A democracia portuguesa está em crise. A desconfiança está profundamente enraizada na comunidade e corrói unidade do todo social.
Quantos portugueses acreditam que o sistema económico produz os melhores resultados para todos? Quantos cidadãos confiam que o sistema judicial olha para todos de igual forma? Quantos eleitores creem que o Governo representativo está verdadeiramente ao serviço do maior número?
Uma das consequências da erosão da confiança nas nossas instituições é o alheamento cívico, o adormecimento do exercício dos direitos individuais.
Cada vez mais pessoas se colocam à margem do processo de decisão.
De eleição para eleição, são menos os que votam.
São mais os que creem que o mundo se divide entre “nós”, o povo, e “eles”, os privilegiados.
Estas são as condições ideais de pressão e temperatura para a emergência de populismos e extremismos, por um lado, e para o exercício de um poder absoluto, por outro. Entre uma e outra coisa, há uma enorme maioria moderada e silenciosa.
Portugal em 2019 é isto. Temos os partidos da esquerda radical a valer quase 20% das intenções de voto – pobres daqueles que ainda acham que Portugal está a salvo dos populismos e dos extremismos. Temos um governo que, para além de carregar os portugueses com a maior carga fiscal de sempre, não hesita em legislar sobre todo e qualquer domínio da vida privada. E depois temos os cidadãos que vivem do seu trabalho mas que, por interferência sistemática de um poder absoluto, se vêm privados de realizar o seu projeto de felicidade.
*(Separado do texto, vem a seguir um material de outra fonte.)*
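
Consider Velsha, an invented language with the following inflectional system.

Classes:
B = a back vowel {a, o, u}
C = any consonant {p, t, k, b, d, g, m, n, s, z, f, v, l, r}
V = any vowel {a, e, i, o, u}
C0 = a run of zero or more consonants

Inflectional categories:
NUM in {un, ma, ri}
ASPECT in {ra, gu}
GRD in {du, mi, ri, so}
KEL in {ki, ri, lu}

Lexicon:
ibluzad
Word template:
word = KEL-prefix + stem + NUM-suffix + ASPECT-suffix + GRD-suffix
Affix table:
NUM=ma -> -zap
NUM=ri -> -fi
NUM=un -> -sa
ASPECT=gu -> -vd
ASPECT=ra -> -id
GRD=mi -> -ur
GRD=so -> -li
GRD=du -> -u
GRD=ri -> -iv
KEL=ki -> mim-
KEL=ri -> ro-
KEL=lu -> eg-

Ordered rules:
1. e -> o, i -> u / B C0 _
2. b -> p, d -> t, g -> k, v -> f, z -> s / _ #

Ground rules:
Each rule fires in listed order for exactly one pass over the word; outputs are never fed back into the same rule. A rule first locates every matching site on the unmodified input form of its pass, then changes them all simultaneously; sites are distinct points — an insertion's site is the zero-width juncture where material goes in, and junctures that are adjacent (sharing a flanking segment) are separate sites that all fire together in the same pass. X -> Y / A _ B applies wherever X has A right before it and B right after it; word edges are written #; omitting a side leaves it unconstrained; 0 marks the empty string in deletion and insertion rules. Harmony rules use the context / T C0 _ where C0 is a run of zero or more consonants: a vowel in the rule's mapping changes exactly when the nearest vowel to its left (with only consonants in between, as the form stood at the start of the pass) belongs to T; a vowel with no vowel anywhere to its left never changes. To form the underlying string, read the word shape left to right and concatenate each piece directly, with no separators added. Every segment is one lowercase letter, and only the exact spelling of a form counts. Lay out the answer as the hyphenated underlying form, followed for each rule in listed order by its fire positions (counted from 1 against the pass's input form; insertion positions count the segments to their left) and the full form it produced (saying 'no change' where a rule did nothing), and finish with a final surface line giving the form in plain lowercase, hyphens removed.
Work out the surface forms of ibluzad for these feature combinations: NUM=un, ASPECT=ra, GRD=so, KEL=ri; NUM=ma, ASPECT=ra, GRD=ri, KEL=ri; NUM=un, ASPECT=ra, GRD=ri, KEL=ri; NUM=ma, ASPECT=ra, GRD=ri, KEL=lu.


cell NUM=un, ASPECT=ra, GRD=so, KEL=ri:
underlying: ro-ibluzad-sa-id-li
1. e -> o, i -> u / B C0 _: fires at position(s) 3, 12: roubluzadsaudli
2. b -> p, d -> t, g -> k, v -> f, z -> s / _ #: no change
surface: roubluzadsaudli

cell NUM=ma, ASPECT=ra, GRD=ri, KEL=ri:
underlying: ro-ibluzad-zap-id-iv
1. e -> o, i -> u / B C0 _: fires at position(s) 3, 13: roubluzadzapudiv
2. b -> p, d -> t, g -> k, v -> f, z -> s / _ #: fires at position(s) 16: roubluzadzapudif
surface: roubluzadzapudif

cell NUM=un, ASPECT=ra, GRD=ri, KEL=ri:
underlying: ro-ibluzad-sa-id-iv
1. e -> o, i -> u / B C0 _: fires at position(s) 3, 12: roubluzadsaudiv
2. b -> p, d -> t, g -> k, v -> f, z -> s / _ #: fires at position(s) 15: roubluzadsaudif
surface: roubluzadsaudif

cell NUM=ma, ASPECT=ra, GRD=ri, KEL=lu:
underlying: eg-ibluzad-zap-id-iv
1. e -> o, i -> u / B C0 _: fires at position(s) 13: egibluzadzapudiv
2. b -> p, d -> t, g -> k, v -> f, z -> s / _ #: fires at position(s) 16: egibluzadzapudif
surface: egibluzadzapudif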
A quebra de confiança, sobretudo nas instituições de representação política, é um dos principais obstáculos à mobilização do país.
O regresso das manchetes com os valores das subvenções vitalícias dos políticos é mais uma machadada na saúde da nossa democracia.
Os cidadãos não compreendem que haja 318 políticos a receber mais de 6 milhões de euros por ano em subvenções. Não compreendem. A não ser que lhes expliquem o que pode e deve ser explicado.
A primeira coisa que as pessoas têm de perceber é que a Democracia tem custos. E, garantidamente, os custos da Democracia são muitíssimo inferiores aos de outros regimes políticos conhecidos. Democracias low-cost normalmente têm custos elevados em termos de liberdades e direitos individuais.
Um regime democrático vibrante tem de ser capaz de mobilizar os cidadãos para a causa do serviço público. Tem de resgatar os melhores da sociedade civil. Isso faz-se com um debate político civilizado, com a preservação da ética republicana e também com remunerações em conformidade.
A segunda coisa que é preciso explicar aos cidadãos é que não devemos, aos olhos de hoje, avaliar uma lei que é de 1985, num contexto social e político muito diferente do atual. Hoje isso pode não ser evidente para a maioria, mas nesse tempo muitas pessoas abdicaram de carreiras profissionais e de regalias no setor público e privado com enormes custos pessoais. Fizeram-no para servir a causa pública. As subvenções fizeram-se para garantir a reposição de alguma justiça e a dignidade para aqueles que, a dada altura das suas vidas, se dedicaram ao país. Porém o país pode entender, como entendeu em 2005, que não se justifica a renovação desses privilégios aos titulares de cargos políticos não elegíveis para a subvenção.
A terceira ideia que é preciso assimilar é que cada caso é um caso. Há 318 políticos e ex-políticos a receber subvenções. Há justiça e equidade em todas elas? Não. E é ai que o sistema precisa de ser moralizado.
Como contribuinte, eu não compreendo que existam subvenções mensais que ultrapassam o salário do Presidente da República e do primeiro-ministro em exercício.
Como eleitor, considero amoral que haja ex-políticos a acumular subvenções com duas e três reformas de várias origens e proveniências (do Parlamento Europeu ao Banco de Portugal).
Como político no ativo, que não tem e não quer ter nunca uma subvenção, defendo que por razões de equidade, justiça e expectativa gerada, o Estado deve manter as subvenções em valores de razoabilidade alinhada com o estado geral do país.
A democracia tem custos. Devemos, enquanto comunidade, reconhecer os que serviram a política. Mas não podemos, nunca, perpetuar abusos e ser condescendentes com quem se serve da política.